By Andrew Gaug, Johnson County Post

At its annual meeting, local advocates for the unhoused community were hoping to get commitment from Johnson County commissioners on solutions to end homelessness in the area.

In front of more than 1,500 people at its Nehemiah Action event Tuesday at United Methodist Church of the Resurrection in Leawood, the Good Faith Network, an interfaith coalition of 27 local congregations and houses of worship, pressed Johnson County commissioners Shirley Allenbrand and Jeff Meyers on taking action to help unhoused people in the state of Kansas’s wealthiest county.

While both commissioners expressed the need for solutions, they stopped short of committing to the demands the group gave them.

“At this time, I’m not ready to do that,” Meyers said.

The group had three demands

  • Bring an action item to the Board of Commissioners for an Affordable Housing Fund, or money would be provided to developers to build more affordable housing, to be voted on by December.
    Earmark $4 million of the county’s remaining federal coronavirus relief money to create the fund in Johnson County. The money would be used to build an estimated 296 households, according to the Good Faith Network.
  • Direct the county’s Housing and Community Development Advisory Committee to draft recommendations based on community and stakeholder input for eligible uses and priorities for affordable housing funding for board consideration no later than November.
  • The demands would help the county’s goal of “functional zero,” a comprehensive plan to make homelessness in Johnson County as rare and brief of an occurrence as possible, the group stated.

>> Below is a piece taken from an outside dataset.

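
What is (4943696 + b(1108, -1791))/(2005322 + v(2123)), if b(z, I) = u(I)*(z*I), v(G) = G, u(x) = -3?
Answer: 2179396/401489 ≈ 5.4283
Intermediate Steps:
b(z, I) = -3*I*z (b(z, I) = -3*z*I = -3*I*z)
(4943696 + b(1108, -1791))/(2005322 + v(2123)) = (4943696 - 3*(-1791)*1108)/(2005322 + 2123) = (4943696 + 5953284)/2007445 = 10896980*(1/2007445) = 2179396/401489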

It was a goal reiterated by County Chair Mike Kelly in his State of the County address in April. While Kelly, who was a special guest at the group’s 2023 meeting, did not attend the meeting, a video of him was showcased showing his support for the event.

Commissioners wouldn’t fully commit
While Allenbrand ultimately said yes to the demands, she answered them with caveats, such as she would consider earmarking the money if it’s available and that county staff would ultimately drive the advisory committee, not the commission.

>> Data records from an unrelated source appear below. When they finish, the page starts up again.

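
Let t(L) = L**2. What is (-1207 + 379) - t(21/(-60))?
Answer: -331249/400 ≈ -828.12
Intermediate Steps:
(-1207 + 379) - t(21/(-60)) = (-1207 + 379) - (21/(-60))**2 = -828 - (21*(-1/60))**2 = -828 - (-7/20)**2 = -828 - 1*49/400 = -828 - 49/400 = -331249/400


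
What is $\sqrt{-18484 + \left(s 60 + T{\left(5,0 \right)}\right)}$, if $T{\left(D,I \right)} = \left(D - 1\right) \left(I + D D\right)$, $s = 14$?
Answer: $2 i \sqrt{4386} \approx 132.45 i$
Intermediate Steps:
$T{\left(D,I \right)} = \left(-1 + D\right) \left(I + D^{2}\right)$
$\sqrt{-18484 + \left(s 60 + T{\left(5,0 \right)}\right)} = \sqrt{-18484 + \left(14 \cdot 60 + \left(5^{3} - 0 - 5^{2} + 5 \cdot 0\right)\right)} = \sqrt{-18484 + \left(840 + \left(125 + 0 - 25 + 0\right)\right)} = \sqrt{-18484 + \left(840 + 100\right)} = \sqrt{-18484 + 940} = \sqrt{-17544} = 2 i \sqrt{4386}$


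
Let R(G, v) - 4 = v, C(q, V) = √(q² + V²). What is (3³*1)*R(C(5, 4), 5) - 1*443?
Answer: -200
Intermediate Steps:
C(q, V) = √(V² + q²)
R(G, v) = 4 + v
(3³*1)*R(C(5, 4), 5) - 1*443 = (3³*1)*(4 + 5) - 1*443 = (27*1)*9 - 443 = 27*9 - 443 = 243 - 443 = -200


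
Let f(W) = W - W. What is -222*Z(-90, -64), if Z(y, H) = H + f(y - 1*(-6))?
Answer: 14208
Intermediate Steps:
f(W) = 0
Z(y, H) = H (Z(y, H) = H + 0 = H)
-222*Z(-90, -64) = -222*(-64) = 14208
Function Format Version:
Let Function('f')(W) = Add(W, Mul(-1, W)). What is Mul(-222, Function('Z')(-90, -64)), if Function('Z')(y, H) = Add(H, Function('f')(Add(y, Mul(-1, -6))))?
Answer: 14208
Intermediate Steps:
Function('f')(W) = 0
Function('Z')(y, H) = H (Function('Z')(y, H) = Add(H, 0) = H)
Mul(-222, Function('Z')(-90, -64)) = Mul(-222, -64) = 14208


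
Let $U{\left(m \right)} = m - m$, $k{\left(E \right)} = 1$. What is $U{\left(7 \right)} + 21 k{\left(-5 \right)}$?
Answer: $21$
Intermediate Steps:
$U{\left(m \right)} = 0$
$U{\left(7 \right)} + 21 k{\left(-5 \right)} = 0 + 21 \cdot 1 = 0 + 21 = 21$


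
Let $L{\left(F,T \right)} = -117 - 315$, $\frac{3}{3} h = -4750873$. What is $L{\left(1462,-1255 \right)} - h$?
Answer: $4750441$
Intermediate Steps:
$h = -4750873$
$L{\left(F,T \right)} = -432$ ($L{\left(F,T \right)} = -117 - 315 = -432$)
$L{\left(1462,-1255 \right)} - h = -432 - -4750873 = -432 + 4750873 = 4750441$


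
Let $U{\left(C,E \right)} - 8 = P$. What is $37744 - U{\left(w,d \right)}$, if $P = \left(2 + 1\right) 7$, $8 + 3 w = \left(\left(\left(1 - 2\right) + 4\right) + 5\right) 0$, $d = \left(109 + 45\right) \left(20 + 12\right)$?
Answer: $37715$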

“It takes a partnership (for) building these projects,” she said. “You have to get the cities to buy in, so it has to be a partnership. I would continue to have those go through our planning staff, and they have an advisory board. But ultimately, it lies in the staff to move that leadership forward.”

Meyers was less committal, touting the work the commissioners have already done, like committing $6 million in federal coronavirus relief money to build a homeless shelter in Lenexa, while expressing doubt for the group’s timeline for future goals.

“‘I won’t put myself into a corner where I say that I’m going to do something and not be able to follow through,” he said. “I don’t know that I can follow through with that timeline — not that I don’t want to, not that I don’t think it’s a good aspiration and an initiative to take forward.”

Despite the lack of commitment from the commissioners, representatives from the Good Faith Network will be attending the Johnson County Board of Commissioners meeting on Thursday to brief them on the event’s discussion.

The group remains optimistic
Beyond the questions to the commissioners, the meeting also featured notes of hope for the future of homelessness relief in Johnson County, with speakers such as Tim DeWeese, director of the Johnson County Mental Health Center, and Lindsay Livingston, a formerly unhoused person who found an apartment through Johnson County’s Housing Choice Voucher program.

While the group may not have received the commitments they hoped for, the response from people attending shows there’s a lot of support for them going forward.

“We are grateful for the breakthroughs that happened on this evening,” said Pastor Cheryl Jefferson Bell of the United Methodist Church of the Resurrection. “We are grateful for the hope that we all hold to meet the needs of those that are homeless, those that have difficulty paying for their homes. And for those that have mental health concerns. We all have the passion, we all have the desire to see these needs to be met.”